Although it has a couple of good bookings in top theaters in LA and New York, Millennium has a very limited marketing budget, and the film’s one-sheet showing a disheveled Evans holding a needle looks more like a horror film than a serious drama like Leaving Las Vegas, which it more closely resembles. It will be an uphill climb as Millennium, which is known for more mainstream fare like the recent Conan the Barbarian (released through Lionsgate), is not exactly thought of as the kind of indie house that knows how to nurture films that require special handling. But if the movie does manage to catch on in the indie marketplace, Evans could even find himself in the year-end awards conversation. It’s the kind of raw performance other actors will relate to.

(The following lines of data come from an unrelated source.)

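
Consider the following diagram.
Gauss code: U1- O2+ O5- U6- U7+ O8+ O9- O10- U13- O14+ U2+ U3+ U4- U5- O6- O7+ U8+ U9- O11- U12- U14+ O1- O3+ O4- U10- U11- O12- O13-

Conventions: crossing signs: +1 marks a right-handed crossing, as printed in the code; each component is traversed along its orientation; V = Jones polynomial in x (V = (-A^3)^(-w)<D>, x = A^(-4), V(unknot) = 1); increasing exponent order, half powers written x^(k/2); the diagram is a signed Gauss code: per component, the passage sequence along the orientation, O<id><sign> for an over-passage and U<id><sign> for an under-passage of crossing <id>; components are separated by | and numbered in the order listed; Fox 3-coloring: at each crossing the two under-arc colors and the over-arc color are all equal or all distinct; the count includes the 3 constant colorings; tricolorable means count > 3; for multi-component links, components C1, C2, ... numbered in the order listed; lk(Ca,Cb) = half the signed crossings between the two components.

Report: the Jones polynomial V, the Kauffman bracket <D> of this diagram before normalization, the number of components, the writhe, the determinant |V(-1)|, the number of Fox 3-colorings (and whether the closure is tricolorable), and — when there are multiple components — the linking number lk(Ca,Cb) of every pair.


V(x) = -x^-6 + x^-5 - x^-4 + 2x^-3 - x^-2 + x^-1
bracket: A^-8 - A^-4 + 2 - A^4 + A^8 - A^12, w = -4
1 component, writhe -4, over 14 crossings
det 7, colorings 3 of 3^14 — not tricolorable
observation: the span of V is 5, forcing >= 5 crossings in any diagram


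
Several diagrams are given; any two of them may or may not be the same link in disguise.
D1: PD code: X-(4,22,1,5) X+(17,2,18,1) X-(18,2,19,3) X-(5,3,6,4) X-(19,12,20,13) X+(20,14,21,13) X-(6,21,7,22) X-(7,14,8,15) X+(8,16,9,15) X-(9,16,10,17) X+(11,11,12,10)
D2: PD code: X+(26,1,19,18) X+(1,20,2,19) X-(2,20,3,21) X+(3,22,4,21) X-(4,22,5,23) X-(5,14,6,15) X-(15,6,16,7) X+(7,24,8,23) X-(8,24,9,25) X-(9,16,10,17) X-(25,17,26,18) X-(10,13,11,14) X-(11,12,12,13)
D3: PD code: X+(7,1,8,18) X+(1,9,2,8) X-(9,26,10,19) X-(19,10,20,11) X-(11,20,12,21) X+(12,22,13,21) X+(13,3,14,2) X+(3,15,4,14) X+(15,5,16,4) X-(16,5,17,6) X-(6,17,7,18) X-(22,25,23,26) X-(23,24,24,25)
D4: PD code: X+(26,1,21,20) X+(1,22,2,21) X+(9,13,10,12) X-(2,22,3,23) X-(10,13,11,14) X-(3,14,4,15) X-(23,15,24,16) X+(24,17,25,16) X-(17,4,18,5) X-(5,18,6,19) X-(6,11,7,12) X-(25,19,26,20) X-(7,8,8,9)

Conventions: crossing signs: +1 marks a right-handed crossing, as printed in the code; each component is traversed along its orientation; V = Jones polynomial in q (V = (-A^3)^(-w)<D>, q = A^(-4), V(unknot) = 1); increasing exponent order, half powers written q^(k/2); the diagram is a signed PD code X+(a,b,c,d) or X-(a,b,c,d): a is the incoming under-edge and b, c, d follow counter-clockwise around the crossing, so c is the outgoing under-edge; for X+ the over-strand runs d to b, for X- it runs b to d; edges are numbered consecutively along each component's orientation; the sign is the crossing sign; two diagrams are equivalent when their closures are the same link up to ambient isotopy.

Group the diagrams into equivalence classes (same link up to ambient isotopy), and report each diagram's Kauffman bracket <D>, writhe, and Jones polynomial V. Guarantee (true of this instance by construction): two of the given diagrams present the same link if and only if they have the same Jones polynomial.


equivalence classes: {D1} | {D2, D4} | {D3}
D1 (bracket A^-7 + A; 11 crossings at w = -3): V = -q^(-5/2) - q^(-1/2)
V(D2) = q^(-9/2) - q^(-5/2) - q^(-3/2) - q^(-1/2)  (w -5, c 13, <D> = A^-13 + A^-9 + A^-5 - A^3)
V(D3) = -q^(-3/2) - 2q^(1/2) + q^(3/2) - q^(5/2) + q^(7/2)  (w -1, c 13, <D> = -A^-17 + A^-13 - A^-9 + 2A^-5 + A^3)
D4 (bracket A^-13 + A^-9 + A^-5 - A^3; 13 crossings at w = -5): V = q^(-9/2) - q^(-5/2) - q^(-3/2) - q^(-1/2)
observation: V(q) takes 3 values over 4 diagrams, fixing the grouping


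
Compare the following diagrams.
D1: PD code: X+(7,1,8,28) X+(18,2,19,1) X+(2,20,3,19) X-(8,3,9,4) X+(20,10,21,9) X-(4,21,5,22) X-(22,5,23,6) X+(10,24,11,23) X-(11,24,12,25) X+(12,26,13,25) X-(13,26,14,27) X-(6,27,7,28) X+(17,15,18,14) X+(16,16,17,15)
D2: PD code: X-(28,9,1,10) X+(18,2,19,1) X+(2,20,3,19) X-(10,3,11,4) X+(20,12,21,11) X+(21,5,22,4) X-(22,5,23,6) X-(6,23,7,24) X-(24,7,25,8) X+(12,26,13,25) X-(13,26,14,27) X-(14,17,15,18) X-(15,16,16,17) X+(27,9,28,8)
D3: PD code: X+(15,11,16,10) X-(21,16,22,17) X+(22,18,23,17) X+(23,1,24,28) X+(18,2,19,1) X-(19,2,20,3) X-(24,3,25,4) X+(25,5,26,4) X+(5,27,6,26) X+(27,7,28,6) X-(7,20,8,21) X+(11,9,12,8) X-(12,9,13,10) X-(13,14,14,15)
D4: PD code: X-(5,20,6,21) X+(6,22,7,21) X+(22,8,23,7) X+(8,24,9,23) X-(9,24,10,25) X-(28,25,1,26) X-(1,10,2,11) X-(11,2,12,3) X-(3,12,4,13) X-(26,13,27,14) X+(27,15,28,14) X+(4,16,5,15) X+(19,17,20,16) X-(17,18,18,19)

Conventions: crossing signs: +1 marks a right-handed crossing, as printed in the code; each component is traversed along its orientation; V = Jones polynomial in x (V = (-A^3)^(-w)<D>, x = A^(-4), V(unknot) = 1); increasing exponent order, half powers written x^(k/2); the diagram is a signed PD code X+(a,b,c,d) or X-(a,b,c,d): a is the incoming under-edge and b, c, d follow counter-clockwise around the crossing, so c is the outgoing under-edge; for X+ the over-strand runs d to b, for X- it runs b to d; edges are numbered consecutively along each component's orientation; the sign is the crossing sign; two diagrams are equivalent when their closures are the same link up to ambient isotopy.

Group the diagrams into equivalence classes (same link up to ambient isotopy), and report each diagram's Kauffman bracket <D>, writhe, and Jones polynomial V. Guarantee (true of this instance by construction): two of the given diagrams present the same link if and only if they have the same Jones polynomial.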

As for future projects, Evans will also be seen next week in 20th Century Fox’s romantic comedy What’s Your Number? opposite Anna Faris. The sequel to Captain America likely won’t be slotted until 2014, leaving him plenty of time to find another challenging role like Mike Weiss.
“I remember leaving the first meeting with directors Mark and Adam Kassen, saying ‘Well, I hope you just keep me in mind,’ and they said ‘Chris, we want you,’ and I couldn’t believe it because I am so used to fighting for (good) roles,” he says. “It ended up being one of the best professional experiences of my life.”